TUNA-BURGER WITH MASHED POTATOES

INGREDIENTS

  • Tuna, in brine – 160 grams (3 small cans)
  • Egg – 1 whole egg (for the burger)
  • Bread, whole wheat – 25 grams (1 slices of sandwich-bread, pre-sliced) (for the burger)
  • Onion – 25 grams (1/4 medium) (for the burger)
  • Potato – 160 grams (1 cup or 2 medium)
  • Milk, lactose free – 60ml (1/4 cup)

NOTES: Tuna-burger: Using clean hands mix together, in a bowl the shredded tuna, chopped onions, chopped bread, garlic, black pepper, paprika and salt. Form patties with mixture. Coat the bottom of a skillet lightly with non-stick cooking spray and heat until it is nice and hot. Working in batches, gently cook the patties for about 2 to 4 minutes on each side.

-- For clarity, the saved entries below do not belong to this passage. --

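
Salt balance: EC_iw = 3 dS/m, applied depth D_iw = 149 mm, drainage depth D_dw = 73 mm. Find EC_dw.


EC_dw = EC_iw * D_iw / D_dw
EC_dw = 3 * 149 / 73
EC_dw = 447 / 73

6.1233 dS/m


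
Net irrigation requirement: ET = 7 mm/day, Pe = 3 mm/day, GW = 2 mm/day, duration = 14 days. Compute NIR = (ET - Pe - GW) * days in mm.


Daily deficit = ET - Pe - GW = 7 - 3 - 2 = 2 mm/day
NIR = 2 * 14 = 28 mm

28.0000 mm


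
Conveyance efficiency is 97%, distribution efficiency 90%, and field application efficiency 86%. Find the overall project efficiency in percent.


Ec = 0.97, Eb = 0.9, Ea = 0.86
E = 0.97 * 0.9 * 0.86 * 100 = 75.0780%

75.0780 %


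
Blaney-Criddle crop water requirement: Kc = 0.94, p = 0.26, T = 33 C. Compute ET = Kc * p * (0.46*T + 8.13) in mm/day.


ET = Kc * p * (0.46*T + 8.13)
ET = 0.94 * 0.26 * (0.46*33 + 8.13)
ET = 0.94 * 0.26 * 23.3100

5.6970 mm/day


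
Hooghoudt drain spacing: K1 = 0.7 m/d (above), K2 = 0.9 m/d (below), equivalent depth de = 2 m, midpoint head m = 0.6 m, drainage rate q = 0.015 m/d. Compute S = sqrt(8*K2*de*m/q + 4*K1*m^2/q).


S^2 = 8*K2*de*m/q + 4*K1*m^2/q
S^2 = 8*0.9*2*0.6/0.015 + 4*0.7*0.6^2/0.015
S = sqrt(643.2000)

25.3614 m


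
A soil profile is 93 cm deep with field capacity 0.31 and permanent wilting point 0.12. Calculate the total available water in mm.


AWC = (FC - PWP) * d * 10
AWC = (0.31 - 0.12) * 93 * 10
AWC = 0.1900 * 93 * 10

176.7000 mm


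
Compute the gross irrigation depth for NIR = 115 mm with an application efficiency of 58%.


Ea = 58% = 0.58
GID = NIR / Ea = 115 / 0.58 = 198.2759 mm

198.2759 mm


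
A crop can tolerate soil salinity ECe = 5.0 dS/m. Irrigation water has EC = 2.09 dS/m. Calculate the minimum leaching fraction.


LR = ECiw / (5*ECe - ECiw)
LR = 2.09 / (5*5.0 - 2.09)
LR = 2.09 / 22.9100

0.0912


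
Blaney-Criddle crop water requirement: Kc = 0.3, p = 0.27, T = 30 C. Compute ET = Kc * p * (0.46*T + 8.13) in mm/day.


ET = Kc * p * (0.46*T + 8.13)
ET = 0.3 * 0.27 * (0.46*30 + 8.13)
ET = 0.3 * 0.27 * 21.9300

1.7763 mm/day


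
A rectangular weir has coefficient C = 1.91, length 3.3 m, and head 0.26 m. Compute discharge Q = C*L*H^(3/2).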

Mashed potatoes: Put potatoes in a large saucepan with enough cold water to cover. Bring to a boil over high heat. Lower heat to maintain a simmer and cook until tender. Drain potatoes; return to saucepan. Add milk, oregano, rosemary, or thyme; salt; and black pepper and mash potatoes with a potato masher or an electric mixer on low speed.;. Beat until light and fluffy.